Trump announced sanctions on three Turkish ministers and two Turkish ministries late on Monday, halting trade negotiations with Turkey, doubling tariffs on imports of Turkish steel and warning that additional economic sanctions were coming.
"Experts on sanctions say the administration could have imposed restrictions last week if it had wished, and that Trump’s talk of future sanctions was more messaging to satisfy frustrated lawmakers who may have a veto-proof majority to pass legislation and force the president’s hand," Bloomberg said.
Draft bills introduced to the U.S. Congress include measures prohibiting U.S. arms exports to Turkey, as well as targeted sanctions for the country's banking, military and energy sectors.
“We appreciate the administration’s planned sanctions, but it does not go far enough to punish Turkey for its egregious offenses in Syria,” said Kaylin Minton, the ranking member of the House Foreign Affairs Committee.
Trump threatened Turkey with punitive measures for its offensive after giving the green light to the operation three days before it was launched.

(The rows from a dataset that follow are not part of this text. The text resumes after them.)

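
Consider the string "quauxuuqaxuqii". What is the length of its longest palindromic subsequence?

9

One longest palindromic subsequence is quauuuauq (positions 1,2,3,4,6,7,9,11,12); it reads the same forward and backward, and the interval DP gives dp[1][14] = 9.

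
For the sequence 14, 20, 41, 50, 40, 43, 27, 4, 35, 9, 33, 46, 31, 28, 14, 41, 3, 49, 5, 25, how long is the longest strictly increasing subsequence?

Scanning left to right, the best length ending at each element is: 14→1, 20→2, 41→3, 50→4, 40→3, 43→4, 27→3, 4→1, 35→4, 9→2, 33→4, 46→5, 31→4, 28→4, 14→3, 41→5, 3→1, 49→6, 5→2, 25→4.
So the longest increasing subsequence has length 6, e.g. 14, 20, 41, 43, 46, 49.

6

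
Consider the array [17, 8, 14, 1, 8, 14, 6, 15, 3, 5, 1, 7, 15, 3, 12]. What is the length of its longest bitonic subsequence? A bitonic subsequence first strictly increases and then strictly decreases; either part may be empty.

6

One longest bitonic subsequence is 17, 14, 8, 6, 5, 3 (positions 1,3,5,7,10,14): it rises to 17 then falls. Length 6 is optimal.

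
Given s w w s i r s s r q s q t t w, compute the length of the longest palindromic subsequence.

One longest palindromic subsequence is wsrssrsw (positions 2,4,6,7,8,9,11,15); it reads the same forward and backward, and the interval DP gives dp[1][15] = 8.

8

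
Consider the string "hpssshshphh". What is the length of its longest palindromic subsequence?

One longest palindromic subsequence is hpssssph (positions 1,2,3,4,5,7,9,11); it reads the same forward and backward, and the interval DP gives dp[1][11] = 8.

8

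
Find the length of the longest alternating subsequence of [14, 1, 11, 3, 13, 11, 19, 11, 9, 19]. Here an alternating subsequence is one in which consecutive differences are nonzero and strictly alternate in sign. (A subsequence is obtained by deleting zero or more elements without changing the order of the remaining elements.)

Track the best alternating length ending on an up-step vs a down-step at each position: up/down = 1/1, 1/2, 3/2, 3/4, 5/2, 5/6, 7/1, 5/8, 5/8, 9/1.
The maximum over both is 9; one such subsequence is 14, 1, 11, 3, 13, 11, 19, 11, 19.

9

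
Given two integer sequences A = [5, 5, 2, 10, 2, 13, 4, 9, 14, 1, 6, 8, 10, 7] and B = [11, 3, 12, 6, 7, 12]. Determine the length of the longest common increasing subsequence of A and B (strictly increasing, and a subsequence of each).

2

For each value that appears in both, track the longest common increasing run ending there.
The best achievable length is 2; one witness is 6, 7 (A-positions 11,14, B-positions 4,5).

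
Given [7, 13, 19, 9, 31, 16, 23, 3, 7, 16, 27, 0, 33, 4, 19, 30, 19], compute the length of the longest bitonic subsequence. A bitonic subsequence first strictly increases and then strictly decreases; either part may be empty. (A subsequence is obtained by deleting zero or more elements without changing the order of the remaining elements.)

8

Let inc[i] be the LIS ending at i and dec[i] the longest strictly decreasing subsequence starting at i. inc = [1, 2, 3, 2, 4, 3, 4, 1, 2, 3, 5, 1, 6, 2, 4, 6, 4], dec = [3, 4, 4, 3, 4, 3, 3, 2, 2, 2, 2, 1, 3, 1, 1, 2, 1].
max_i inc[i]+dec[i]−1 = 8, with one witness 7, 13, 19, 23, 27, 33, 30, 19.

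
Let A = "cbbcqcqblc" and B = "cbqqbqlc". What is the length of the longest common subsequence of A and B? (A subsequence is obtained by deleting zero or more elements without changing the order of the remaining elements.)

Backtracking the LCS table gives one alignment: c (A1,B1) → b (A3,B2) → q (A5,B3) → q (A7,B4) → b (A8,B5) → l (A9,B7) → c (A10,B8).
So the longest common subsequence has length 7.

7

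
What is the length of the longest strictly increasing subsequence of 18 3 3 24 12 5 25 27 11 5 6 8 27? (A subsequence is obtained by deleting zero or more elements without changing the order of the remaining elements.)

5

Let dp[i] be the longest increasing subsequence ending at position i. Then dp = [1, 1, 1, 2, 2, 2, 3, 4, 3, 2, 3, 4, 5].
The maximum is 5; one witness is 3, 5, 6, 8, 27 at positions 2,6,11,12,13.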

However, the sanctions announced on Monday did not match Trump's threats to devastate Turkey’s economy, as the United States only targeted the relatively small-scale Turkish steel imports and trade negotiations that include the furniture, marble, autos and civil aviation industries, Bloomberg said.
The sanctions were “hardly crippling, Erdogan called Trump’s bluff,” Bloomberg quoted Brian O’Toole, a former Treasury official who worked on sanctions, as saying.

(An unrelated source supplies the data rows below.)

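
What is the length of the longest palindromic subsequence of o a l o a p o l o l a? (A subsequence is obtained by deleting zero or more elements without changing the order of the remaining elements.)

7

One longest palindromic subsequence is alolola (positions 2,3,4,8,9,10,11); it reads the same forward and backward, and the interval DP gives dp[1][11] = 7.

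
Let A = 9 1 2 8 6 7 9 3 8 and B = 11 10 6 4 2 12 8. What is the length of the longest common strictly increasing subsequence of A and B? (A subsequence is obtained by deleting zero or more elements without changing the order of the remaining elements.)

2

A longest common strictly increasing subsequence is 2, 8 (length 2); it appears in order in both A and B, and no longer such subsequence exists.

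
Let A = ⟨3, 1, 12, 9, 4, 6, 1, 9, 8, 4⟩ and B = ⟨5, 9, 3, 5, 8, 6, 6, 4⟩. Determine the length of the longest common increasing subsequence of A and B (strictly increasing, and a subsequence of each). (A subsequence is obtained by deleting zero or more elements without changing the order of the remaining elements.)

A longest common strictly increasing subsequence is 3, 8 (length 2); it appears in order in both A and B, and no longer such subsequence exists.

2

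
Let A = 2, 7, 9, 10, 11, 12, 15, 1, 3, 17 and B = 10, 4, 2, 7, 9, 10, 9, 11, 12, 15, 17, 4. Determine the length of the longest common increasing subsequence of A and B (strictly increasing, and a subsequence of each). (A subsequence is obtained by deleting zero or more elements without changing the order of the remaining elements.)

8

A longest common strictly increasing subsequence is 2, 7, 9, 10, 11, 12, 15, 17 (length 8); it appears in order in both A and B, and no longer such subsequence exists.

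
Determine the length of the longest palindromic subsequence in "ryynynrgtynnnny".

One longest palindromic subsequence is ynnnnnny (positions 2,4,6,11,12,13,14,15); it reads the same forward and backward, and the interval DP gives dp[1][15] = 8.

8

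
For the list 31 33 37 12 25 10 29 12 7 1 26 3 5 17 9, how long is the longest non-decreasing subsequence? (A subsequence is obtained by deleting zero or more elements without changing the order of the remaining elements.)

4

Scanning left to right, the best length ending at each element is: 31→1, 33→2, 37→3, 12→1, 25→2, 10→1, 29→3, 12→2, 7→1, 1→1, 26→3, 3→2, 5→3, 17→4, 9→4.
So the longest non-decreasing subsequence has length 4, e.g. 1, 3, 5, 17.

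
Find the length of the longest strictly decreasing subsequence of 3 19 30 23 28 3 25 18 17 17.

One longest decreasing subsequence is 30, 28, 25, 18, 17 (positions 3,5,7,8,9), of length 5; no longer one exists.

5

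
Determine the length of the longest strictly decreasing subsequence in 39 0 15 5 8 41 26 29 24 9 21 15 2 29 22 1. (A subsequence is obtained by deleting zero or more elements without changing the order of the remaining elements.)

Let dp[i] be the longest decreasing subsequence ending at position i. Then dp = [1, 2, 2, 3, 3, 1, 2, 2, 3, 4, 4, 5, 6, 2, 4, 7].
The maximum is 7; one witness is 39, 26, 24, 21, 15, 2, 1 at positions 1,7,9,11,12,13,16.

7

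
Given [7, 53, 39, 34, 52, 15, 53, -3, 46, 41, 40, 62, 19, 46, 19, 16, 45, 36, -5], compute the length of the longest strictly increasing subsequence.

5

Let dp[i] be the longest increasing subsequence ending at position i. Then dp = [1, 2, 2, 2, 3, 2, 4, 1, 3, 3, 3, 5, 3, 4, 3, 3, 4, 4, 1].
The maximum is 5; one witness is 7, 39, 52, 53, 62 at positions 1,3,5,7,12.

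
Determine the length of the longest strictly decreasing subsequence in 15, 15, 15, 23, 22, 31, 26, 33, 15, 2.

Scanning left to right, the best length ending at each element is: 15→1, 15→1, 15→1, 23→1, 22→2, 31→1, 26→2, 33→1, 15→3, 2→4.
So the longest decreasing subsequence has length 4, e.g. 23, 22, 15, 2.

4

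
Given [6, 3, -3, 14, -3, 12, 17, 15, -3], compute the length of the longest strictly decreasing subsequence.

Scanning left to right, the best length ending at each element is: 6→1, 3→2, -3→3, 14→1, -3→3, 12→2, 17→1, 15→2, -3→3.
So the longest decreasing subsequence has length 3, e.g. 6, 3, -3.

3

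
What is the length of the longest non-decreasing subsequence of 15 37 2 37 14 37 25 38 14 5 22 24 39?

6

Scanning left to right, the best length ending at each element is: 15→1, 37→2, 2→1, 37→3, 14→2, 37→4, 25→3, 38→5, 14→3, 5→2, 22→4, 24→5, 39→6.
So the longest non-decreasing subsequence has length 6, e.g. 15, 37, 37, 37, 38, 39.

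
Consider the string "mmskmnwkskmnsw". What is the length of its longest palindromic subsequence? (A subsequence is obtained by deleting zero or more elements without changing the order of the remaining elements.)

7

One longest palindromic subsequence is snkskns (positions 3,6,8,9,10,12,13); it reads the same forward and backward, and the interval DP gives dp[1][14] = 7.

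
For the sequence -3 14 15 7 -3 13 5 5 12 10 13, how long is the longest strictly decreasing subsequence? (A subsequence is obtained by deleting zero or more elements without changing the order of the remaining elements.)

4

Scanning left to right, the best length ending at each element is: -3→1, 14→1, 15→1, 7→2, -3→3, 13→2, 5→3, 5→3, 12→3, 10→4, 13→2.
So the longest decreasing subsequence has length 4, e.g. 14, 13, 12, 10.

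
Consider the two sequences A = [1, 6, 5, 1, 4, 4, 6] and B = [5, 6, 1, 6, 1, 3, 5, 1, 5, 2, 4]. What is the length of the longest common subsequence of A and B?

A longest common subsequence is 1, 6, 5, 1, 4 (length 5); the LCS DP confirms no longer common subsequence exists.

5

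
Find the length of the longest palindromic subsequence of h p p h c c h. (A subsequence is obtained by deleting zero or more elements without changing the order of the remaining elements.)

One longest palindromic subsequence is hcch (positions 1,5,6,7); it reads the same forward and backward, and the interval DP gives dp[1][7] = 4.

4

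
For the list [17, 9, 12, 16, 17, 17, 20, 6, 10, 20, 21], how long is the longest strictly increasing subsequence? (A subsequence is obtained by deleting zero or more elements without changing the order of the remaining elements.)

6

Let dp[i] be the longest increasing subsequence ending at position i. Then dp = [1, 1, 2, 3, 4, 4, 5, 1, 2, 5, 6].
The maximum is 6; one witness is 9, 12, 16, 17, 20, 21 at positions 2,3,4,5,7,11.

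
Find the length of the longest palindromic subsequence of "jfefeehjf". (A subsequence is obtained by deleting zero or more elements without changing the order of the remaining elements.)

5

Using dp[i][j] = 2 + dp[i+1][j−1] if the ends match, else max(dp[i+1][j], dp[i][j−1]):
dp[1][9] = 5. A witness is feeef at positions 2,3,5,6,9.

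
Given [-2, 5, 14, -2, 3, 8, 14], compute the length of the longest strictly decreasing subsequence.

2

Let dp[i] be the longest decreasing subsequence ending at position i. Then dp = [1, 1, 1, 2, 2, 2, 1].
The maximum is 2; one witness is 5, -2 at positions 2,4.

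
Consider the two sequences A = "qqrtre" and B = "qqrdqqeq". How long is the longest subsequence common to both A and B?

Backtracking the LCS table gives one alignment: q (A1,B1) → q (A2,B2) → r (A3,B3) → e (A6,B7).
So the longest common subsequence has length 4.

4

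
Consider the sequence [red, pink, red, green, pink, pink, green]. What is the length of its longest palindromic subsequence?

4

One longest palindromic subsequence is green pink pink green (positions 4,5,6,7); it reads the same forward and backward, and the interval DP gives dp[1][7] = 4.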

Meanwhile, U.S. Vice President Mike Pence’s visit to Turkey to demand a ceasefire rather than asking for full withdrawal from northeast Syria would allow Ankara to retain the territory it took control of with the recent offensive, the news site said.
“There is still a definite reluctance to escalate pressure on a NATO ally,” Bloomberg quoted Michael Greenwald, a former U.S. Treasury official, as saying.